[リングサイドの目]2026.9.3
井岡一翔が現役続行へ! 吉良大弥から受けた刺激!

元世界4階級制覇王者の井岡一翔(37=志成)が2日、横浜BUNTAIで開催された「NTTドコモ Presents Lemino BOXING ダブル世界タイトルマッチ」のメインイベント、WBA(世界ボクシング協会)ライトフライ級王座決定戦、吉良大弥(23=志成)対カルロス・カニサレス(33=ベネズエラ)戦を観戦した。同門の後輩が世界の頂点を目指す戦いを、リングサイドから熱い視線で見守った。
試合後、取材に応じた井岡は「まだ、現役を続けていこうという気持ちです」と現役続行を宣言した。吉良の活躍に刺激を受け、自身も再び目標へ向かって歩みを進める決意を示した。

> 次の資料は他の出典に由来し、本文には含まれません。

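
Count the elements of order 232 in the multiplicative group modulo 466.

φ(466) = φ(2)·φ(233) = 1·232 = 232 = 2^3 · 29.
Since (Z/466Z)^× is cyclic of order 232, the number of elements of order d is φ(d) when d | 232 and 0 otherwise.
232 = 2^3 · 29 divides 232, and φ(232) = 112.

112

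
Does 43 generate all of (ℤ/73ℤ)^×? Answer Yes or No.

φ(73) = 73 − 1 = 72 = 2^3 · 3^2.
It suffices to check that the order of 43 is not a proper divisor of 72: compute 43^(72/q) for q ∈ {2, 3}.
43^36 ≡ 72 (mod 73)  [q = 2: ≢ 1 ✓]
43^24 ≡ 1 (mod 73)  [q = 3: ≡ 1 ✗]
Since 43^24 ≡ 1, the order of 43 divides 24 < 72, so 43 is not a primitive root.

No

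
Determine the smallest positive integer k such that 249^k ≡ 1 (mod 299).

132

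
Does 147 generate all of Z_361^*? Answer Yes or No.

Yes

φ(361) = φ(19^2) = 19·(19−1) = 342 = 2 · 3^2 · 19.
Test 147^(342/q) mod 361 for each prime factor q of 342:
147^171 ≡ 360 (mod 361)  [q = 2: ≢ 1 ✓]
147^114 ≡ 292 (mod 361)  [q = 3: ≢ 1 ✓]
147^18 ≡ 115 (mod 361)  [q = 19: ≢ 1 ✓]
Every test exponent gives a nontrivial residue, hence 147 generates the full group.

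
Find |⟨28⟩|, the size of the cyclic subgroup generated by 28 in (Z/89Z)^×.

The order of 28 must divide φ(89) = 89 − 1 = 88 = 2^3 · 11.
Divisors of 88: 1, 2, 4, 8, 11, 22, 44, 88.
Compute 28^d (mod 89) for the divisors d until we hit 1:
28^1 ≡ 28 (mod 89)
28^2 ≡ 72 (mod 89)
28^4 ≡ 22 (mod 89)
28^8 ≡ 39 (mod 89)
28^11 ≡ 37 (mod 89)
28^22 ≡ 34 (mod 89)
28^44 ≡ 88 (mod 89)
28^88 ≡ 1 (mod 89) ✓
Hence ord(28) = 88.

88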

井岡は、5月2日に東京ドームでWBC世界バンタム級王者の井上拓真(30=大橋)に挑戦したが、判定負けで世界5階級制覇はならなかった。その試合で右目眼窩底を骨折。復帰時期は明らかにしなかったものの、ボクサーとしてやり残したこと、挑戦したいことがあると強調した。
試合は、吉良が7回TKO勝ちを収め、国内男子最短タイとなるプロ5戦目で世界タイトルを獲得した。

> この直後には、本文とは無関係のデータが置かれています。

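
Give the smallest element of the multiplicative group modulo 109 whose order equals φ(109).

6

φ(109) = 109 − 1 = 108 = 2^2 · 3^3.
Test candidates g = 2, 3, … against the prime factors q ∈ {2, 3} of φ(109): g is a generator iff g^(108/q) ≢ 1 for every such q.
g = 2: 2^54 ≡ 108; 2^36 ≡ 1 — hits 1, so not a primitive root.
g = 3: 3^54 ≡ 1 — hits 1, so not a primitive root.
g = 4: 4^54 ≡ 1 — hits 1, so not a primitive root.
g = 5: 5^54 ≡ 1 — hits 1, so not a primitive root.
g = 6: 6^54 ≡ 108; 6^36 ≡ 63 — none is 1, so 6 is a primitive root.
Hence the least primitive root of 109 is 6.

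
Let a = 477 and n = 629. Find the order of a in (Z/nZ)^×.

9

Since 477 ∈ (Z/629Z)^×, its order divides φ(629) = φ(17·37) = (17−1)·(37−1) = 16·36 = 576 = 2^6 · 3^2.
Divisors of 576: 1, 2, 3, 4, 6, 8, 9, 12, 16, 18, 24, 32, 36, 48, 64, 72, 96, 144, 192, 288, 576.
Test each divisor d:
477^1 ≡ 477 (mod 629)
477^2 ≡ 460 (mod 629)
477^3 ≡ 528 (mod 629)
477^4 ≡ 256 (mod 629)
477^6 ≡ 137 (mod 629)
477^8 ≡ 120 (mod 629)
477^9 ≡ 1 (mod 629) ✓
So ord_629(477) = 9.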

井岡は「相手の選手は良い選手で、これまでもワンサイドの展開の中でダウンを奪ったりと、パンチがある選手なので、一瞬たりとも気が抜けない展開だった」と、緊張感を持って戦況を見つめていたことを明かした。
試合前には、世界初挑戦に臨む後輩へ自身の経験を踏まえて言葉を送った。
「世界チャンピオンになるために頑張っている中で、やってきたことがどこか不安に感じたり、試合が近づくにつれて恐怖の方が強くなることがある。自分がやってきたことを疑わずにリングに上がって、一つひとつ丁寧に楽しもうねと伝えた。(大弥は)この階級を作るのが楽ではないので、計量やリカバリーを丁寧に仕上げようねと。慎重にうまく調整していた。控え室で見た時に、完全に仕上がりが良いなと思った」。
人間的に成長した
見事にベルトをつかんだ吉良については、技術だけではなく、人間的な成長にも目を細めた。「素質はあるし、あの世代はボクシングを始めたのもすごく早いので、技術やレベルがすごく高い。結果を出しながら、人としても成長しているのを見ていて感じていた。これから時代を作っていく選手。ここからがスタート」と、新王者を称賛した。

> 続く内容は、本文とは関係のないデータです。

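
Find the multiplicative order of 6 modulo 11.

ord(6) | φ(11) = 11 − 1 = 10 = 2 · 5.
Divisors of 10: 1, 2, 5, 10.
Test each divisor d:
6^1 ≡ 6 (mod 11)
6^2 ≡ 3 (mod 11)
6^5 ≡ 10 (mod 11)
6^10 ≡ 1 (mod 11) ✓
Therefore the multiplicative order of 6 modulo 11 is 10.

10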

吉良は試合前、「一番年下の自分が世界チャンピオンになることで、志成ジムを盛り上げていきたい」と話していた。その言葉通りの結果を残し、試合後も周囲への感謝を忘れなかった。
井岡は「ジムとの関係性や、選手とトレーナー、選手同士の関係が良く築けている。ボクシングはリングに上がったら一人だが、それまでのサポートなど、チームとして戦っていることを常々感じていると思う。独りよがりにならず、最後のインタビューでも謙虚に話していた。そういう気持ちがある限り、彼のことをサポートしてくれる人はたくさんいる」と、吉良の姿勢を高く評価した。
後輩の躍進は、井岡自身の闘志にも火をつけた。
「もちろん、力をもらっているし、自分が初めて世界チャンピオンに挑戦した時の気持ちを思い出した。まだ、現役を続けていこうという気持ちでいるので、良い刺激をもらった。残りの時間で背中を見せていけたら。時代は完全に彼らの時代。そこは切り離して、自分はできることをサポートしたり、やり残したこと、挑戦したいことをやり遂げたい」。
世界4階級を制した井岡の視線は、すでに次の挑戦へ向いている。新たな時代を担う後輩を支えながら、自らのボクシング人生を納得のいく形で完結させるため、37歳の名王者が再び歩き始める。